Just one member of Silicon Valley Bank's board of directors had an investment banking career, according to the Daily Mail, while the others were major donors to the Democratic Party.
Tom King, previously the CEO of investment banking at Barclay's, was appointed to the SVB board in September.
However, King is the only one with a career in the financial industry. Others include a former employee in the Obama administration, a donor to former House Speaker Nancy Pelosi, D-Calif., and a major donor to Hillary Clinton, who prayed at a Shinto shrine when Donald Trump defeated Clinton in the 2016 presidential election.
Federal authorities are investigating the board after it failed to prevent the bank from going under, while it invested clients' money in risky, low-interest government bonds and securities, the Daily Mail reports.
SVB is notorious for focusing on leftist issues, such as supporting Environmental, Social and Governance (ESG) policies, holding a month-long Pride celebration, and touting the diversity of its board.
Also, SVB board member Phil Cox sits on the board for NextGen Cyber Talent, a nonprofit that "provides a platform to increase diversity and inclusion in [the] cybersecurity sector."
Another board member, Kate Mitchell, co-founded the National Venture Capitalist Association initiative, Venture Forward, which "focuses on advancing opportunities for women and underrepresented minorities in [the] venture ecosystem."
Mitchell donated $50,000 to Hillary Clinton's presidential campaign in 2016 and cried when Clinton lost to Trump. Mitchell told CNBC at the time that she prayed at a Shinto shrine afterward, saying that she "prayed for me and us to get beyond our grieving and shock, and to figure out how to engage and listen to what happened and come back together."
Rite Aid CEO Elizabeth "Busy" Burr, another SVB board member, told Authority Magazine in 2021 how she saw her role as getting companies to diversify, saying that "we all need to start with being conscious. Recognizing that if we aren't solving the problem, we are part of it. And that there is in fact a problem. A big one.

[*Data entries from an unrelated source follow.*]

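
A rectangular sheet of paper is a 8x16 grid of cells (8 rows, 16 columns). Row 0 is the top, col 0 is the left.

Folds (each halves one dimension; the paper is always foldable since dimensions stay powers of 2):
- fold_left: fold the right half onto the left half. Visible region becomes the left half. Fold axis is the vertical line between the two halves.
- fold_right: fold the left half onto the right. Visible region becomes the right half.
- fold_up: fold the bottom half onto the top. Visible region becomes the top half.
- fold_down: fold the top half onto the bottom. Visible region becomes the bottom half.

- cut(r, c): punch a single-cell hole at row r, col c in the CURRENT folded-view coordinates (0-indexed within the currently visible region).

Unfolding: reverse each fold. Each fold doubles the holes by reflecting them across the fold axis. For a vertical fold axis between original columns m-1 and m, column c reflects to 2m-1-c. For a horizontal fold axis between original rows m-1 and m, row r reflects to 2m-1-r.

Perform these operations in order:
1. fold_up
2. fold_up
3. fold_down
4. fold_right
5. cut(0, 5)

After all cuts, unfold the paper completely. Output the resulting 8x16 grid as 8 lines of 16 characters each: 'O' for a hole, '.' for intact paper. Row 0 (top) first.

Op 1 fold_up: fold axis h@4; visible region now rows[0,4) x cols[0,16) = 4x16
Op 2 fold_up: fold axis h@2; visible region now rows[0,2) x cols[0,16) = 2x16
Op 3 fold_down: fold axis h@1; visible region now rows[1,2) x cols[0,16) = 1x16
Op 4 fold_right: fold axis v@8; visible region now rows[1,2) x cols[8,16) = 1x8
Op 5 cut(0, 5): punch at orig (1,13); cuts so far [(1, 13)]; region rows[1,2) x cols[8,16) = 1x8
Unfold 1 (reflect across v@8): 2 holes -> [(1, 2), (1, 13)]
Unfold 2 (reflect across h@1): 4 holes -> [(0, 2), (0, 13), (1, 2), (1, 13)]
Unfold 3 (reflect across h@2): 8 holes -> [(0, 2), (0, 13), (1, 2), (1, 13), (2, 2), (2, 13), (3, 2), (3, 13)]
Unfold 4 (reflect across h@4): 16 holes -> [(0, 2), (0, 13), (1, 2), (1, 13), (2, 2), (2, 13), (3, 2), (3, 13), (4, 2), (4, 13), (5, 2), (5, 13), (6, 2), (6, 13), (7, 2), (7, 13)]

Answer: ..O..........O..
..O..........O..
..O..........O..
..O..........O..
..O..........O..
..O..........O..
..O..........O..
..O..........O..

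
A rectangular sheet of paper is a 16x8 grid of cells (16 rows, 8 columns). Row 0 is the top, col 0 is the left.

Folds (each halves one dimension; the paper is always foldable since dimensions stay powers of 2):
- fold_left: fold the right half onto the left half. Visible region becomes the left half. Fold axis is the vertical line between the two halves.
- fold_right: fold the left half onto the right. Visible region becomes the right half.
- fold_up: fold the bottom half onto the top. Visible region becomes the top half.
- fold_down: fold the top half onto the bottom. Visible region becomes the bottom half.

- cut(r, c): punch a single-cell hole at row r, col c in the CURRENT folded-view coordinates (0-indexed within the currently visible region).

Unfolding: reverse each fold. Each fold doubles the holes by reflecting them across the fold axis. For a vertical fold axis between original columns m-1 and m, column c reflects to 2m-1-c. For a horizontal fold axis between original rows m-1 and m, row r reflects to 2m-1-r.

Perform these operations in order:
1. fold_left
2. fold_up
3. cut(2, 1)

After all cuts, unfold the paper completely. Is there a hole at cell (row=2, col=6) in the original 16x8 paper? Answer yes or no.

Answer: yes

Derivation:
Op 1 fold_left: fold axis v@4; visible region now rows[0,16) x cols[0,4) = 16x4
Op 2 fold_up: fold axis h@8; visible region now rows[0,8) x cols[0,4) = 8x4
Op 3 cut(2, 1): punch at orig (2,1); cuts so far [(2, 1)]; region rows[0,8) x cols[0,4) = 8x4
Unfold 1 (reflect across h@8): 2 holes -> [(2, 1), (13, 1)]
Unfold 2 (reflect across v@4): 4 holes -> [(2, 1), (2, 6), (13, 1), (13, 6)]
Holes: [(2, 1), (2, 6), (13, 1), (13, 6)]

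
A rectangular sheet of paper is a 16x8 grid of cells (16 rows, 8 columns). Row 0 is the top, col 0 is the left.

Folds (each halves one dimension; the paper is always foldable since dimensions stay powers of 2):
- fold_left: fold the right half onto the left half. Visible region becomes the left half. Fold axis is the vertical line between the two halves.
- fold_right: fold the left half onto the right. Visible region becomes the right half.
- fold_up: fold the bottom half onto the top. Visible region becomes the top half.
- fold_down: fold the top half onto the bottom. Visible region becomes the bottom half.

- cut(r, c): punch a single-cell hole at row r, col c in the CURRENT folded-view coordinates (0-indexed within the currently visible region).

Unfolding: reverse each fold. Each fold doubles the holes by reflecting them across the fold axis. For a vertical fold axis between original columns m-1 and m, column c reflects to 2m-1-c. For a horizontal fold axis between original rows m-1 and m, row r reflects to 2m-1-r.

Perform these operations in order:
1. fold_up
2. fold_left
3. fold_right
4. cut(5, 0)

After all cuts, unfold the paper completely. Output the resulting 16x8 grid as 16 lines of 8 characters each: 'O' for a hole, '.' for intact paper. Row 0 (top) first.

Answer: ........
........
........
........
........
.OO..OO.
........
........
........
........
.OO..OO.
........
........
........
........
........

Derivation:
Op 1 fold_up: fold axis h@8; visible region now rows[0,8) x cols[0,8) = 8x8
Op 2 fold_left: fold axis v@4; visible region now rows[0,8) x cols[0,4) = 8x4
Op 3 fold_right: fold axis v@2; visible region now rows[0,8) x cols[2,4) = 8x2
Op 4 cut(5, 0): punch at orig (5,2); cuts so far [(5, 2)]; region rows[0,8) x cols[2,4) = 8x2
Unfold 1 (reflect across v@2): 2 holes -> [(5, 1), (5, 2)]
Unfold 2 (reflect across v@4): 4 holes -> [(5, 1), (5, 2), (5, 5), (5, 6)]
Unfold 3 (reflect across h@8): 8 holes -> [(5, 1), (5, 2), (5, 5), (5, 6), (10, 1), (10, 2), (10, 5), (10, 6)]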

"People of color in this country face a far more difficult journey to achieve their dreams than I do, and the barriers they have to deal with are systemic and often unconscious. We've just had four years of a President who unleashed a tide of racism and white supremacy," Burr continued.

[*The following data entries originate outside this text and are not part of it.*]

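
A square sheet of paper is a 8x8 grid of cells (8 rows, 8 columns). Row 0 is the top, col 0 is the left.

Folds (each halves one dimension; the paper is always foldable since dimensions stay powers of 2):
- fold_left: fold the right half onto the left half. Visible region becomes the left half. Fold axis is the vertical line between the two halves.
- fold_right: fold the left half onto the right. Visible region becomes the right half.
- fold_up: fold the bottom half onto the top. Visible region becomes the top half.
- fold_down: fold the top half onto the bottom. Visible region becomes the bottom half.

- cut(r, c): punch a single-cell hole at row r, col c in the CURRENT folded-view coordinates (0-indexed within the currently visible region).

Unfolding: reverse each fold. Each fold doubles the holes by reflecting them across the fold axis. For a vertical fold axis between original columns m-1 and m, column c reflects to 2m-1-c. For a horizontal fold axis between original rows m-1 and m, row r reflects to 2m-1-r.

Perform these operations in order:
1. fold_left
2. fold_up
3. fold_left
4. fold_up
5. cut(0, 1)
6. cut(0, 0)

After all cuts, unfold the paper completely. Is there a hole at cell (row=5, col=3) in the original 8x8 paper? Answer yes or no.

Op 1 fold_left: fold axis v@4; visible region now rows[0,8) x cols[0,4) = 8x4
Op 2 fold_up: fold axis h@4; visible region now rows[0,4) x cols[0,4) = 4x4
Op 3 fold_left: fold axis v@2; visible region now rows[0,4) x cols[0,2) = 4x2
Op 4 fold_up: fold axis h@2; visible region now rows[0,2) x cols[0,2) = 2x2
Op 5 cut(0, 1): punch at orig (0,1); cuts so far [(0, 1)]; region rows[0,2) x cols[0,2) = 2x2
Op 6 cut(0, 0): punch at orig (0,0); cuts so far [(0, 0), (0, 1)]; region rows[0,2) x cols[0,2) = 2x2
Unfold 1 (reflect across h@2): 4 holes -> [(0, 0), (0, 1), (3, 0), (3, 1)]
Unfold 2 (reflect across v@2): 8 holes -> [(0, 0), (0, 1), (0, 2), (0, 3), (3, 0), (3, 1), (3, 2), (3, 3)]
Unfold 3 (reflect across h@4): 16 holes -> [(0, 0), (0, 1), (0, 2), (0, 3), (3, 0), (3, 1), (3, 2), (3, 3), (4, 0), (4, 1), (4, 2), (4, 3), (7, 0), (7, 1), (7, 2), (7, 3)]
Unfold 4 (reflect across v@4): 32 holes -> [(0, 0), (0, 1), (0, 2), (0, 3), (0, 4), (0, 5), (0, 6), (0, 7), (3, 0), (3, 1), (3, 2), (3, 3), (3, 4), (3, 5), (3, 6), (3, 7), (4, 0), (4, 1), (4, 2), (4, 3), (4, 4), (4, 5), (4, 6), (4, 7), (7, 0), (7, 1), (7, 2), (7, 3), (7, 4), (7, 5), (7, 6), (7, 7)]
Holes: [(0, 0), (0, 1), (0, 2), (0, 3), (0, 4), (0, 5), (0, 6), (0, 7), (3, 0), (3, 1), (3, 2), (3, 3), (3, 4), (3, 5), (3, 6), (3, 7), (4, 0), (4, 1), (4, 2), (4, 3), (4, 4), (4, 5), (4, 6), (4, 7), (7, 0), (7, 1), (7, 2), (7, 3), (7, 4), (7, 5), (7, 6), (7, 7)]

Answer: no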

"The bizarre upside of that is that there are many more important conversations taking place, but we have a long way to go. It's not enough to just report the numbers, instead, we need to demand a deep look at company culture — what are the informal networks and behaviors that support the status quo. Discuss this at the board level and hold management teams accountable for real change," added Burr.

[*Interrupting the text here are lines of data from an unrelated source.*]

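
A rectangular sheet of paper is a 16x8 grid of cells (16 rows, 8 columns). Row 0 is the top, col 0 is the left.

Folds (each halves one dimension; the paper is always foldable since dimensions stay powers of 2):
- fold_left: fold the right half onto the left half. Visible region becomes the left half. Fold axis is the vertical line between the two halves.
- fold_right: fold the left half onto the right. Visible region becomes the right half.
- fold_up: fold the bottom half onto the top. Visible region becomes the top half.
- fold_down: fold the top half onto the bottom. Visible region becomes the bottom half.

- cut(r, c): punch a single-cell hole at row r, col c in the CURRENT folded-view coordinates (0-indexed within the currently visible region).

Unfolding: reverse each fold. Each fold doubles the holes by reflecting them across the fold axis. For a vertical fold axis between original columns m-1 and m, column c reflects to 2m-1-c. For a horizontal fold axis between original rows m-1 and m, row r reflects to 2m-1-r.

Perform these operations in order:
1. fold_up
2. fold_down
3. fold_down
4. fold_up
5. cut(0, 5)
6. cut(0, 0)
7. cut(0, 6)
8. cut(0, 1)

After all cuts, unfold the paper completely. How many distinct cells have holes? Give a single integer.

Op 1 fold_up: fold axis h@8; visible region now rows[0,8) x cols[0,8) = 8x8
Op 2 fold_down: fold axis h@4; visible region now rows[4,8) x cols[0,8) = 4x8
Op 3 fold_down: fold axis h@6; visible region now rows[6,8) x cols[0,8) = 2x8
Op 4 fold_up: fold axis h@7; visible region now rows[6,7) x cols[0,8) = 1x8
Op 5 cut(0, 5): punch at orig (6,5); cuts so far [(6, 5)]; region rows[6,7) x cols[0,8) = 1x8
Op 6 cut(0, 0): punch at orig (6,0); cuts so far [(6, 0), (6, 5)]; region rows[6,7) x cols[0,8) = 1x8
Op 7 cut(0, 6): punch at orig (6,6); cuts so far [(6, 0), (6, 5), (6, 6)]; region rows[6,7) x cols[0,8) = 1x8
Op 8 cut(0, 1): punch at orig (6,1); cuts so far [(6, 0), (6, 1), (6, 5), (6, 6)]; region rows[6,7) x cols[0,8) = 1x8
Unfold 1 (reflect across h@7): 8 holes -> [(6, 0), (6, 1), (6, 5), (6, 6), (7, 0), (7, 1), (7, 5), (7, 6)]
Unfold 2 (reflect across h@6): 16 holes -> [(4, 0), (4, 1), (4, 5), (4, 6), (5, 0), (5, 1), (5, 5), (5, 6), (6, 0), (6, 1), (6, 5), (6, 6), (7, 0), (7, 1), (7, 5), (7, 6)]
Unfold 3 (reflect across h@4): 32 holes -> [(0, 0), (0, 1), (0, 5), (0, 6), (1, 0), (1, 1), (1, 5), (1, 6), (2, 0), (2, 1), (2, 5), (2, 6), (3, 0), (3, 1), (3, 5), (3, 6), (4, 0), (4, 1), (4, 5), (4, 6), (5, 0), (5, 1), (5, 5), (5, 6), (6, 0), (6, 1), (6, 5), (6, 6), (7, 0), (7, 1), (7, 5), (7, 6)]
Unfold 4 (reflect across h@8): 64 holes -> [(0, 0), (0, 1), (0, 5), (0, 6), (1, 0), (1, 1), (1, 5), (1, 6), (2, 0), (2, 1), (2, 5), (2, 6), (3, 0), (3, 1), (3, 5), (3, 6), (4, 0), (4, 1), (4, 5), (4, 6), (5, 0), (5, 1), (5, 5), (5, 6), (6, 0), (6, 1), (6, 5), (6, 6), (7, 0), (7, 1), (7, 5), (7, 6), (8, 0), (8, 1), (8, 5), (8, 6), (9, 0), (9, 1), (9, 5), (9, 6), (10, 0), (10, 1), (10, 5), (10, 6), (11, 0), (11, 1), (11, 5), (11, 6), (12, 0), (12, 1), (12, 5), (12, 6), (13, 0), (13, 1), (13, 5), (13, 6), (14, 0), (14, 1), (14, 5), (14, 6), (15, 0), (15, 1), (15, 5), (15, 6)]

Answer: 64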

Board member Garen K. Staglin reportedly donated tens of thousands of dollars to Democrats over the last decade, most prolifically to Pelosi, whose estate is less than 15 minutes away from Staglin's vineyard in Napa Valley, California.
Still another board member, Mary J. Miller, served in the Obama administration as an undersecretary of Domestic Finance for the Treasury Department, and ran as a Democrat in the 2020 Baltimore mayoral race.